Further proof that simplicity really is beautiful, especially in the hands of four musical masterminds. "Get Lucky" came shimmying into the pop landscape this spring, perhaps sounding a bit less gobsmacking and progressive than some Daft Punk lovers were hoping for--at least at first listen. These were, remember, the techno-and-house wizards instrumental in spawning the EDM movement that's now, some 20 years later, threatening to buckle under its own ubiquity. Meanwhile, the piecemeal marketing campaign for their first studio album in eight years (SNL spots, Coachella ads, a 10-second teaser) had anticipation reaching a fever pitch before the single even saw the light of day. So what to make of top 40 staple Pharrell Williams crooning over a neatly packaged, repetitive disco tune? Was this the duo's bid for the mainstream? And though DP's most memorable lyrics up to that point had probably been "Music's got me feelin' so free/ We're gonna celebrate," a line like "We're up all night to get lucky" seemed just a little goofy--even for two dudes who've been running around in helmets and emoting through vocoders for the past two decades.
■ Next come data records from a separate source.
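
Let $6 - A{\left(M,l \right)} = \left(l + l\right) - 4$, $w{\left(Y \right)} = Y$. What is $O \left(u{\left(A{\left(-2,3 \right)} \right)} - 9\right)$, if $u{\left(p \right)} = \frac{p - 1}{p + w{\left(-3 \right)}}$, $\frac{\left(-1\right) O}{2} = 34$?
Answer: $408$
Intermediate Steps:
$O = -68$ ($O = \left(-2\right) 34 = -68$)
$A{\left(M,l \right)} = 10 - 2 l$ ($A{\left(M,l \right)} = 6 - \left(\left(l + l\right) - 4\right) = 6 - \left(2 l - 4\right) = 6 - \left(-4 + 2 l\right) = 10 - 2 l$)
$u{\left(p \right)} = \frac{-1 + p}{-3 + p}$ ($u{\left(p \right)} = \frac{p - 1}{p - 3} = \frac{-1 + p}{-3 + p}$)
$O \left(u{\left(A{\left(-2,3 \right)} \right)} - 9\right) = - 68 \left(\frac{-1 + \left(10 - 6\right)}{-3 + \left(10 - 6\right)} - 9\right) = - 68 \left(\frac{-1 + 4}{-3 + 4} - 9\right) = - 68 \left(1^{-1} \cdot 3 - 9\right) = - 68 \left(1 \cdot 3 - 9\right) = - 68 \left(3 - 9\right) = \left(-68\right) \left(-6\right) = 408$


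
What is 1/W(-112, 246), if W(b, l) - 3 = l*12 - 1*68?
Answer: 1/2887 ≈ 0.00034638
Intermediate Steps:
W(b, l) = -65 + 12*l (W(b, l) = 3 + (l*12 - 1*68) = 3 + (12*l - 68) = 3 + (-68 + 12*l) = -65 + 12*l)
1/W(-112, 246) = 1/(-65 + 12*246) = 1/(-65 + 2952) = 1/2887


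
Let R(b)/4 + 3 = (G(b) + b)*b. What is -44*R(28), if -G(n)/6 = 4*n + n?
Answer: 4002064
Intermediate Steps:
G(n) = -30*n (G(n) = -6*(4*n + n) = -30*n)
R(b) = -12 - 116*b² (R(b) = -12 + 4*((-30*b + b)*b) = -12 + 4*((-29*b)*b) = -12 + 4*(-29*b²) = -12 - 116*b²)
-44*R(28) = -44*(-12 - 116*28²) = -44*(-12 - 116*784) = -44*(-12 - 90944) = -44*(-90956) = 4002064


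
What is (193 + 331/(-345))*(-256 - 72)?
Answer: -21731312/345 ≈ -62989.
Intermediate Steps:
(193 + 331/(-345))*(-256 - 72) = (193 + 331*(-1/345))*(-328) = (193 - 331/345)*(-328) = (66254/345)*(-328) = -21731312/345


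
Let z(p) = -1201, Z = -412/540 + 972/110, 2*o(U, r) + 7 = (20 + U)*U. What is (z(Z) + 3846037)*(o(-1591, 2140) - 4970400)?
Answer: -14305377494628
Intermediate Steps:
o(U, r) = -7/2 + U*(20 + U)/2 (o(U, r) = -7/2 + ((20 + U)*U)/2 = -7/2 + (U*(20 + U))/2 = -7/2 + U*(20 + U)/2)
Z = 11989/1485 (Z = -412*1/540 + 972*(1/110) = -103/135 + 486/55 = 11989/1485 ≈ 8.0734)
(z(Z) + 3846037)*(o(-1591, 2140) - 4970400) = (-1201 + 3846037)*((-7/2 + (1/2)*(-1591)**2 + 10*(-1591)) - 4970400) = 3844836*((-7/2 + (1/2)*2531281 - 15910) - 4970400) = 3844836*((-7/2 + 2531281/2 - 15910) - 4970400) = 3844836*(1249727 - 4970400) = 3844836*(-3720673) = -14305377494628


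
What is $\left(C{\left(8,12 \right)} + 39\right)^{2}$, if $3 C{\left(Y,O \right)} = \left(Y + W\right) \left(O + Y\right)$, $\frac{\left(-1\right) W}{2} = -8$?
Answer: $39601$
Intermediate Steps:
$W = 16$ ($W = \left(-2\right) \left(-8\right) = 16$)
$C{\left(Y,O \right)} = \frac{\left(16 + Y\right) \left(O + Y\right)}{3}$ ($C{\left(Y,O \right)} = \frac{\left(Y + 16\right) \left(O + Y\right)}{3} = \frac{\left(16 + Y\right) \left(O + Y\right)}{3}$)
$\left(C{\left(8,12 \right)} + 39\right)^{2} = \left(\left(\frac{8^{2}}{3} + \frac{16}{3} \cdot 12 + \frac{16}{3} \cdot 8 + \frac{1}{3} \cdot 12 \cdot 8\right) + 39\right)^{2} = \left(\left(\frac{1}{3} \cdot 64 + 64 + \frac{128}{3} + 32\right) + 39\right)^{2} = \left(\left(\frac{64}{3} + 64 + \frac{128}{3} + 32\right) + 39\right)^{2} = \left(160 + 39\right)^{2} = 199^{2} = 39601$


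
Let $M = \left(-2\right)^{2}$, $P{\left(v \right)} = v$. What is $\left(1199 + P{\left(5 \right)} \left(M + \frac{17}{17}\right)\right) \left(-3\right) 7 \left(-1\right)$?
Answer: $25704$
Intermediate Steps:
$M = 4$
$\left(1199 + P{\left(5 \right)} \left(M + \frac{17}{17}\right)\right) \left(-3\right) 7 \left(-1\right) = \left(1199 + 5 \left(4 + \frac{17}{17}\right)\right) \left(-3\right) 7 \left(-1\right) = \left(1199 + 5 \left(4 + 17 \cdot \frac{1}{17}\right)\right) \left(\left(-21\right) \left(-1\right)\right) = \left(1199 + 5 \left(4 + 1\right)\right) 21 = \left(1199 + 5 \cdot 5\right) 21 = \left(1199 + 25\right) 21 = 1224 \cdot 21 = 25704$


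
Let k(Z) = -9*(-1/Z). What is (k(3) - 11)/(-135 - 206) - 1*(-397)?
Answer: 135385/341 ≈ 397.02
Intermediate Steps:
k(Z) = 9/Z (k(Z) = -(-9)/Z = 9/Z)
(k(3) - 11)/(-135 - 206) - 1*(-397) = (9/3 - 11)/(-135 - 206) - 1*(-397) = (9*(⅓) - 11)/(-341) + 397 = (3 - 11)*(-1/341) + 397 = -8*(-1/341) + 397 = 8/341 + 397 = 135385/341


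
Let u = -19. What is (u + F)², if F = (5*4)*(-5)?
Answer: 14161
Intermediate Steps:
F = -100 (F = 20*(-5) = -100)
(u + F)² = (-19 - 100)² = (-119)² = 14161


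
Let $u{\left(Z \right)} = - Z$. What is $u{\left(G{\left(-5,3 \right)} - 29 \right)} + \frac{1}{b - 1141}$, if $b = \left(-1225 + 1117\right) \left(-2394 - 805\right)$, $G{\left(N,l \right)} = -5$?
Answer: $\frac{11707935}{344351} \approx 34.0$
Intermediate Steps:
$b = 345492$ ($b = \left(-108\right) \left(-3199\right) = 345492$)
$u{\left(G{\left(-5,3 \right)} - 29 \right)} + \frac{1}{b - 1141} = - (-5 - 29) + \frac{1}{345492 - 1141} = - (-5 - 29) + \frac{1}{344351} = \left(-1\right) \left(-34\right) + \frac{1}{344351} = 34 + \frac{1}{344351} = \frac{11707935}{344351}$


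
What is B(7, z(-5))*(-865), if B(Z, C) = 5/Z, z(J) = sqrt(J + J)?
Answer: -4325/7 ≈ -617.86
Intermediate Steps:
z(J) = sqrt(2)*sqrt(J) (z(J) = sqrt(2*J) = sqrt(2)*sqrt(J))
B(7, z(-5))*(-865) = (5/7)*(-865) = -4325/7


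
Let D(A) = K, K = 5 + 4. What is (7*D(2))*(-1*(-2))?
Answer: 126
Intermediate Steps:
K = 9
D(A) = 9
(7*D(2))*(-1*(-2)) = (7*9)*(-1*(-2)) = 63*2 = 126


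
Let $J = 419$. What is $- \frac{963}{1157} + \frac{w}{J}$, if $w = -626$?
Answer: $- \frac{1127779}{484783} \approx -2.3264$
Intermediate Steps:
$- \frac{963}{1157} + \frac{w}{J} = - \frac{963}{1157} - \frac{626}{419} = - \frac{1127779}{484783}$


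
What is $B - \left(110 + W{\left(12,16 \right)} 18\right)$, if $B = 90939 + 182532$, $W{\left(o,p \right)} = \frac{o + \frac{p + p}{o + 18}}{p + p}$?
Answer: $\frac{5467073}{20} \approx 2.7335 \cdot 10^{5}$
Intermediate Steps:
$W{\left(o,p \right)} = \frac{o + \frac{2 p}{18 + o}}{2 p}$
$B = 273471$
$B - \left(110 + W{\left(12,16 \right)} 18\right) = 273471 - \left(110 + \frac{16 + \frac{12^{2}}{2} + 9 \cdot 12}{16 \left(18 + 12\right)} 18\right) = 273471 - \left(110 + \frac{16 + \frac{1}{2} \cdot 144 + 108}{16 \cdot 30} \cdot 18\right) = 273471 - \left(110 + \frac{1}{16} \cdot \frac{1}{30} \left(16 + 72 + 108\right) 18\right) = 273471 - \left(110 + \frac{1}{16} \cdot \frac{1}{30} \cdot 196 \cdot 18\right) = 273471 - \left(110 + \frac{49}{120} \cdot 18\right) = 273471 - \left(110 + \frac{147}{20}\right) = 273471 - \frac{2347}{20} = \frac{5467073}{20}$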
Were our beloved French androids officially selling out?
We needn't have worried. A month--and a few more spins of "Get Lucky"--later, Random Access Memories came out. Not only did it strike the perfect balance of infectious and ingenious that early Daft Punk masterpieces Homework and Discovery had achieved, it was the duo's most surprising, audacious effort yet. Here was a record that pissed all over a genre the pair had essentially created, instead taking a deep dive into disco, prog-rock, muzak, science fiction soundtracks, Broadway, and sappy AM radio--some of the most maligned, "uncool" sounds to come out of the late '70s and early '80s--and then refashioning them for the modern age. In this context, "Get Lucky," underpinned by producer and former Chic member Nile Rodgers's irresistible fretwork, made complete sense. Like all of RAM's retro offerings, it was a charming, impeccably produced, analog homage to Daft Punk's heros, of then and now. When it eventually topped the Billboard Hot 100 and became their most commercially successful song to date, it wasn't because it was another ginned-up jam about staying out late and getting laid. It was because, yet again, Daft Punk had thrown us a curveball. They were giving us something original, organic, genuine--and they sounded like they were having the most fun they'd ever had doing it. Turns out these robots were human after all.